Global Climate Strike, New York City : September 20, 2019
On Friday September 20, 2019 with camera in hand, I headed downtown to lower Manhattan to march with the kids. I had an assignment for West Side Rag in the morning, but it was important to me that I not miss this moment in our history.
NYC schools had excused students from school to attend the strike, rightfully so. Climate activist Greta Thunberg had just arrived to New York City on a boat ahead of the U.N. General Assembly — there was a lot going on. Work suddenly became extremely busy for me as well, but I knew this was a moment I couldn’t miss.

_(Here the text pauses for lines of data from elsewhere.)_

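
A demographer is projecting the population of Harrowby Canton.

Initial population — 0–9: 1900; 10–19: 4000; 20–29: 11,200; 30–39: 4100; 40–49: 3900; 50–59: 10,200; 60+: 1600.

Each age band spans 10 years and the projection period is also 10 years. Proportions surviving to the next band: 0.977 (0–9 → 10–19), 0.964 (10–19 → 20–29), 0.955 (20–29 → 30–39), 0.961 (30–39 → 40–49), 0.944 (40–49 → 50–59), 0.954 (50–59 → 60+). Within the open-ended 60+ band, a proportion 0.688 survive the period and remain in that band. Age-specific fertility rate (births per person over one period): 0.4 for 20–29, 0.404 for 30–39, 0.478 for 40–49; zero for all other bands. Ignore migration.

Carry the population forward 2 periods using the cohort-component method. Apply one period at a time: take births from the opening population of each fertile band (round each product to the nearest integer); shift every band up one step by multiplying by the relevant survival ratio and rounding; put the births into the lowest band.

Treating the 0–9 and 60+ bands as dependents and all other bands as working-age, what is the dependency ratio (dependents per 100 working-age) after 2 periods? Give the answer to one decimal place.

68.6

(Bands numbered youngest = 1 to oldest = 7.)
[period 1]
Births: 11200 × 0.4 = 4480, 4100 × 0.404 = 1656, 3900 × 0.478 = 1864 — total 8000
Band 2: 1900 × 0.977 = 1856
Band 3: 4000 × 0.964 = 3856
Band 4: 11200 × 0.955 = 10696
Band 5: 4100 × 0.961 = 3940
Band 6: 3900 × 0.944 = 3682
Band 7: 10200 × 0.954 + 1600 × 0.688 = 9731 + 1101 = 10832
Population now: 0–9=8000, 10–19=1856, 20–29=3856, 30–39=10696, 40–49=3940, 50–59=3682, 60+=10832
[period 2]
Births: 3856 × 0.4 = 1542, 10696 × 0.404 = 4321, 3940 × 0.478 = 1883 — total 7746
Band 2: 8000 × 0.977 = 7816
Band 3: 1856 × 0.964 = 1789
Band 4: 3856 × 0.955 = 3682
Band 5: 10696 × 0.961 = 10279
Band 6: 3940 × 0.944 = 3719
Band 7: 3682 × 0.954 + 10832 × 0.688 = 3513 + 7452 = 10965
Population now: 0–9=7746, 10–19=7816, 20–29=1789, 30–39=3682, 40–49=10279, 50–59=3719, 60+=10965
Dependents (band 0–9 + band 60+) = 7746 + 10965 = 18711; working-age = 27285; ratio = 18711/27285 × 100 = 68.6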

Crowds and protests generally make me a little anxious, it seems in today’s world anything can happen. But the angrier I become about the state of our politics, our planet, and our country, the less anxious I am when attending protests. Action becomes less of a choice and more of a duty. Silver lining, I suppose.
I arrived outside Foley Square to a crowd of thousands. Something about this strike felt different. I walked among the crowd by myself. Taking it all in, listening to the conversations. Mostly kids, but a considerably diverse crowd in terms of age. I spot a group of baby boomers with guitars, singing songs from another era of protest. Woodstock, Vietnam, Civil Rights. Their children and grandkids looking on with tambourines in hand they all sing,“The answer my friend is blowin’ in the wind, the answer is blowin’ in the wind.” I come close to tears.
I overheard two young men behind me having an in-depth conversation about fossil fuel emissions. I was impressed. I turned around to see these young men couldn’t have been any older than 15 — this was not your average protest.
The kids were here for themselves, for their futures. They weren’t just concerned, they were generally pissed off. There was a directness and immediacy to their action. They are fed up.
I hear one young woman yell “We’re not here to f'**k around. We need the grownups to do something because they’ve been failing us for 30 years.” I am an “elder millennial” having been born into the Reagan administration, and then graduating college in the aftermath of 9/11 just a few short years before the U.S. economy collapse, so all I can think is — “no arguments here!”
Are the kids going to save us all? They shouldn’t have to, but God I hope they can.